Alex fordert ihn in Form einer Wette auf und wettet mit ihm, dass sie es schafft, in 8 Tagen um die Welt zu reisen. Das kann nun ja jeder behaupten und daher soll Tobi sie begleiten. Zum Glück stehen die Sommerferien bevor und Tobis Eltern müssen sich um den erkrankten Großvater kümmern, der in einer anderen Stadt lebt. Allerdings denkt und hofft Tobi, dass das nur ein Spruch von Alex war, aber die nutzt die Bonusmeilen und die Kreditkarte ihrer Eltern um die Reise von Frankfurt über Honkong, San Francisco, New York und dann wieder Europa zu planen. Eines Tages steht sie vor Tobis Tür, überrumpelt ihn und schon geht es zum Flughafen. Die beiden erleben wirklich spannende, witzige, unvorhergesehene Momente während der Reise und lernen sich auch wirklich besser kennen. Ja, es entsteht eine Freundschaft und beide merken, dass es so viel mehr gibt was die beiden ausmacht und dass der erste Blick nicht alles erkennen lässt.
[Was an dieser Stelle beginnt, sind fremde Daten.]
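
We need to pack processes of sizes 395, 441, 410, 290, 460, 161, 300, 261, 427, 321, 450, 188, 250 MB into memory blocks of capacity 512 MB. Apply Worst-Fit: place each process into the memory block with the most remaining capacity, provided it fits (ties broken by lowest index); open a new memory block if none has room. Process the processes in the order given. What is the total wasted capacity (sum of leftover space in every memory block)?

395 MB → memory block 1 (remaining 117 MB)
441 MB → memory block 2 (remaining 71 MB)
410 MB → memory block 3 (remaining 102 MB)
290 MB → memory block 4 (remaining 222 MB)
460 MB → memory block 5 (remaining 52 MB)
161 MB → memory block 4 (remaining 61 MB)
300 MB → memory block 6 (remaining 212 MB)
261 MB → memory block 7 (remaining 251 MB)
427 MB → memory block 8 (remaining 85 MB)
321 MB → memory block 9 (remaining 191 MB)
450 MB → memory block 10 (remaining 62 MB)
188 MB → memory block 7 (remaining 63 MB)
250 MB → memory block 11 (remaining 262 MB)
11 memory blocks × 512 MB = 5632 MB; used 4354 MB; unused 1278 MB.

1278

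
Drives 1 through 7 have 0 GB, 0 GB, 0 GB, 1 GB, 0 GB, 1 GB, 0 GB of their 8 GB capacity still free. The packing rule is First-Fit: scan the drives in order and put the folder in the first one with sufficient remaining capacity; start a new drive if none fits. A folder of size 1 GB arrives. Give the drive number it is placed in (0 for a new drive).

Drives with room: drive 4 (1 GB), drive 6 (1 GB).
The first with room is drive 4.

4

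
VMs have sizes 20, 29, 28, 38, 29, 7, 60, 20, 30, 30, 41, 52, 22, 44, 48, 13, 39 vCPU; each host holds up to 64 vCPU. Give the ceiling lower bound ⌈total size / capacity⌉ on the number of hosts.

Total size = 20 + 29 + 28 + 38 + 29 + 7 + 60 + 20 + 30 + 30 + 41 + 52 + 22 + 44 + 48 + 13 + 39 = 550 vCPU.
⌈550 / 64⌉ = 9.

9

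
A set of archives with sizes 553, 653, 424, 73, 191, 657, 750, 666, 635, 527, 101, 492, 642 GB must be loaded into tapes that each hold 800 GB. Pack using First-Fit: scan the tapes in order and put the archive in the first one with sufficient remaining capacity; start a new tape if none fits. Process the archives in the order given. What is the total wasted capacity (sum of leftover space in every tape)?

553 GB → tape 1 (remaining 247 GB)
653 GB → tape 2 (remaining 147 GB)
424 GB → tape 3 (remaining 376 GB)
73 GB → tape 1 (remaining 174 GB)
191 GB → tape 3 (remaining 185 GB)
657 GB → tape 4 (remaining 143 GB)
750 GB → tape 5 (remaining 50 GB)
666 GB → tape 6 (remaining 134 GB)
635 GB → tape 7 (remaining 165 GB)
527 GB → tape 8 (remaining 273 GB)
101 GB → tape 1 (remaining 73 GB)
492 GB → tape 9 (remaining 308 GB)
642 GB → tape 10 (remaining 158 GB)
10 tapes × 800 GB = 8000 GB; used 6364 GB; unused 1636 GB.

1636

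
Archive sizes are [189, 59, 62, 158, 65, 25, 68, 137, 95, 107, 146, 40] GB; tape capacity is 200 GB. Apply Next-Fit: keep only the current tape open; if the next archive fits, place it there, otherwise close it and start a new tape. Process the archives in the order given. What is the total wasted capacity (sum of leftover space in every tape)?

tape 1: place 189 GB, 11 GB left
tape 2: place 59 GB, 141 GB left
tape 2: place 62 GB, 79 GB left
tape 3: place 158 GB, 42 GB left
tape 4: place 65 GB, 135 GB left
tape 4: place 25 GB, 110 GB left
tape 4: place 68 GB, 42 GB left
tape 5: place 137 GB, 63 GB left
tape 6: place 95 GB, 105 GB left
tape 7: place 107 GB, 93 GB left
tape 8: place 146 GB, 54 GB left
tape 8: place 40 GB, 14 GB left
8 tapes × 200 GB = 1600 GB; used 1151 GB; unused 449 GB.

449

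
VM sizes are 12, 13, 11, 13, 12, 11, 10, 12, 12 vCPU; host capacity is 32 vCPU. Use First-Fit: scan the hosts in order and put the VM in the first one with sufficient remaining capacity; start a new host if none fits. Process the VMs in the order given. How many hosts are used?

5

host 1: place 12 vCPU, 20 vCPU left
host 1: place 13 vCPU, 7 vCPU left
host 2: place 11 vCPU, 21 vCPU left
host 2: place 13 vCPU, 8 vCPU left
host 3: place 12 vCPU, 20 vCPU left
host 3: place 11 vCPU, 9 vCPU left
host 4: place 10 vCPU, 22 vCPU left
host 4: place 12 vCPU, 10 vCPU left
host 5: place 12 vCPU, 20 vCPU left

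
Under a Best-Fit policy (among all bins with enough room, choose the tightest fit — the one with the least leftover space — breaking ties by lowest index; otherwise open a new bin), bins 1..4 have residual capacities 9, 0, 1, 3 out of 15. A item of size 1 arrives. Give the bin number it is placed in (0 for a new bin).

Bins with room: bin 1 (9), bin 3 (1), bin 4 (3).
Tightest fit is bin 3 with 1 free.

3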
Die beiden Charaktere entwickeln sich während dieser Reise und diese Entwicklung miterleben zu dürfen – neben den ganzen Abenteuern, die sie auf dieser Tour um die Welt erleben – macht das Besondere an diesem Buch aus. Uns sind die beiden wirklich ans Herz gewachsen und uns hat das Buch sehr gut gefallen. Für dieses Leseerlebnis vergeben wir 5 Sterne!